Introduction to Dahesh Voice Vol. 9 № 1 Issue # 33, Summer 2003

World Peace Depends on Justice and Equality Among Nations as well as Respect for their Cultural Heritage


Although the UN was established to promote peace throughout the world, conflicts among countries have increased. Dr. Dahesh predicted in Memoirs of A Dinar (early 1946) that efforts towards

peace would fail as long as humanitarian principles and lofty values—on which the UN was founded—would not be carried out, and the super powers would advance their own national interests rather than universal interests even though their choices may generate global catastrophes. However, with goodwill, people can constitute one human family in which happiness and peace would prevail. Lofty goals would be achieved when mistrust and anxiety are cleared from small countries alarmed by globalization’s unfair assault; and when the super powers demonstrate their willingness to deal with international issues with genuine justice and equality; to act as global models, so that the weak of the world love them and embrace their ideals; to strengthen the role of the International Tribunal dealing with violations of international law, and with rulers’ oppression when groups or individuals cannot obtain justice (Dr. Brax, Ar. Sec., p. 5).

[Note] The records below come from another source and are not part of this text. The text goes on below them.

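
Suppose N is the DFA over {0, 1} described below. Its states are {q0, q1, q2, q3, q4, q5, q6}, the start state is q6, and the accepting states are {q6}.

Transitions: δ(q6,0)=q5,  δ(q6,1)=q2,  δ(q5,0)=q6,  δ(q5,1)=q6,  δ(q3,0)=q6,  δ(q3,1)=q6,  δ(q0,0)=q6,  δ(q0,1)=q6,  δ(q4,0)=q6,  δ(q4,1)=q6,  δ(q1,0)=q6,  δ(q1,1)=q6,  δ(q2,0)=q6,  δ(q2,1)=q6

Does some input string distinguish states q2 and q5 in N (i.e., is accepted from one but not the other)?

States {q0,q1,q3,q4} cannot be reached from the start state, so discard them.
P0 = {q6} | {q2,q5}.
Stable partition: {q6} | {q2,q5} — 2 equivalence classes.
q2 and q5 lie in the same block of the stable partition, so they are equivalent — no string distinguishes them.

No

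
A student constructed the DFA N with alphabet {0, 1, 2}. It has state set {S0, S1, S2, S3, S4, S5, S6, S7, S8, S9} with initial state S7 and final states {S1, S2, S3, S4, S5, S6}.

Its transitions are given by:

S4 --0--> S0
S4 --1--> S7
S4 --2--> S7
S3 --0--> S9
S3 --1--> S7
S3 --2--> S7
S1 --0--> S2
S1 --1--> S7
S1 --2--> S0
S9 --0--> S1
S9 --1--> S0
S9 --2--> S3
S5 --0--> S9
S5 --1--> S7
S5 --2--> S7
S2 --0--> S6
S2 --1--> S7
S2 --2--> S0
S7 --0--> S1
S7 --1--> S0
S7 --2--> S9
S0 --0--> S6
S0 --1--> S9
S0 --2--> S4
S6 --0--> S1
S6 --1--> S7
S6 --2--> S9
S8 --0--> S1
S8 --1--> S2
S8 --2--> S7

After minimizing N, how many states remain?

4

States {S5,S8} cannot be reached from the start state, so discard them.
Initial partition by acceptance: {S1,S2,S3,S4,S6} | {S0,S7,S9}.
Refine {S1,S2,S3,S4,S6} on symbol 0: members go to different blocks, giving {S1,S2,S6} and {S3,S4}.
Split {S0,S7,S9} by δ(·,2) → {S0,S9} and {S7}.
The partition is now stable with 4 blocks: {S1,S2,S6} | {S0,S9} | {S3,S4} | {S7}.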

In his article on “Altering the Delicate Balance of Nature”, Dr. Salem presents an example of super powers’ indifference which may lead to global catastrophes. The rapidly increasing world population, accompanied by growing pollution of water, air and soil along with the destruction of the protective ozone layer and the extinction of life forms      may bring about gigantic disasters:

epidemics, global famine, and regression of civilization to the Stone Age (p, 4).


In order to outline the importance of preserving cultural heritage as a promoter of national identity and understanding among peoples. Dr. Nashif argues that cultural diversity is a priceless treasure granted to humankind, for if a national heritage has everlasting features, it becomes part of the common heritage of humanity. To preserve such universal treasures, the UNESCO has taken action on 690 sites in 122 countries and placed them under UN protection (p. 10).

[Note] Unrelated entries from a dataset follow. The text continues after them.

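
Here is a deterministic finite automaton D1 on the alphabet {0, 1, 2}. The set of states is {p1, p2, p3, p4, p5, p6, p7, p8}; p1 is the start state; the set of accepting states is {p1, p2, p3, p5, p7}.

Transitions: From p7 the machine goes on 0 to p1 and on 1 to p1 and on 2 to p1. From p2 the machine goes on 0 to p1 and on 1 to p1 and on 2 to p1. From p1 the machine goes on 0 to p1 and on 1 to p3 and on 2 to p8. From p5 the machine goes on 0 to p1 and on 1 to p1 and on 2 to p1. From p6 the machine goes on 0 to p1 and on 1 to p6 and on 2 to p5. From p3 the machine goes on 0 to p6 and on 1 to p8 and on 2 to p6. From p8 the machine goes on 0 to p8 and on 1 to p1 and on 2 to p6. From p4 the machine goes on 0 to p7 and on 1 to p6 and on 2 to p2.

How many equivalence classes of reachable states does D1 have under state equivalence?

States {p2,p4,p7} cannot be reached from the start state, so discard them.
Initial partition by acceptance: {p1,p3,p5} | {p6,p8}.
Refine {p1,p3,p5} on symbol 0: members go to different blocks, giving {p1,p5} and {p3}.
Refine {p1,p5} on symbol 1: members go to different blocks, giving {p1} and {p5}.
Split {p6,p8} by δ(·,0) → {p6} and {p8}.
The partition is now stable with 5 blocks: {p1} | {p6} | {p3} | {p5} | {p8}.

5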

Considering the retrogressive state of Arab civilization relative to modern progress, Mr. Al-Araji argues that ordinary people are not aware of the great impact exerted on their thoughts and behavior by the “Societal Mind”—a hypothetical combination of values, principles, traditions, ideological aspirations, etc.—which is usually safeguarded by authoritarian powers. The writer deems that the breakup of such influence, which freezes the present, is necessary for civilization renewal, and that the current conditions of both Arabs and Muslims are the result of conflicts between modernity and an erroneous understanding of cultural heritage, which has immobilized values and beliefs that relate to the Decadent Era much more than to Religious Law (Ar. Sec., p. 17).

Dr. Kik expounds on the role and influence of the Arabic language in Iran. He argues that Persian poets were greatly influenced by the style of Arabic poetry, and reveals that among the causes of that impact were the encouragement of poets by princes and governors, the aptitude of most Persian poets to write in Arabic and Persian, and the establishment of superior schools which taught religion and jurisprudence. However, the expansion of the Arabic language started receding when the Selljuks took power in the eleventh century (Ar. Sec., p. 31).


In addition, Dr. Aad discusses Arabic poetry during the Mameluk and Ottoman eras (Ar. Sec., p. 56); Mr. El-Baz discloses some interesting secrets behind the creative thought which helped to build the Sphinx and the Pyramids (p. 13); Mr. Wertsman selects 16 art museums in New York City to shed light on some of their priceless treasures (p. 19); Dr. Shemali explains what cloning is really about (Ar. Sec., p. 74), and Dr. Saad el Din contributes an interesting article on Music and Singing in Islam (Ar. Sec., p. 69). Furthermore, the Arabic Section includes an article by May Alloush and another on the passing of Dr. Farid Abou Suleiman, a prominent Daheshist (Ar. Sec., pp. 79 & 72).


This issue coincides with the 94th birthday of Dr. Dahesh. Thanks to him this magazine has been a platform for peace justice and fraternity among individuals and nations. On this occasion we present our readers with a short story by Dr. Dahesh in which love and breaking of priestly vows manifest in an impressive and inspiring way (p. 50). We also present two poems by Yasser Badreddine and Ali Jumaa (Ar. Sec., pp. 46 & 49) as well as a review of Dr. Dahesh’s two books The Lyre of Orpheus and My Songs by Ghalia Khoja (Ar. Sec., p. 83).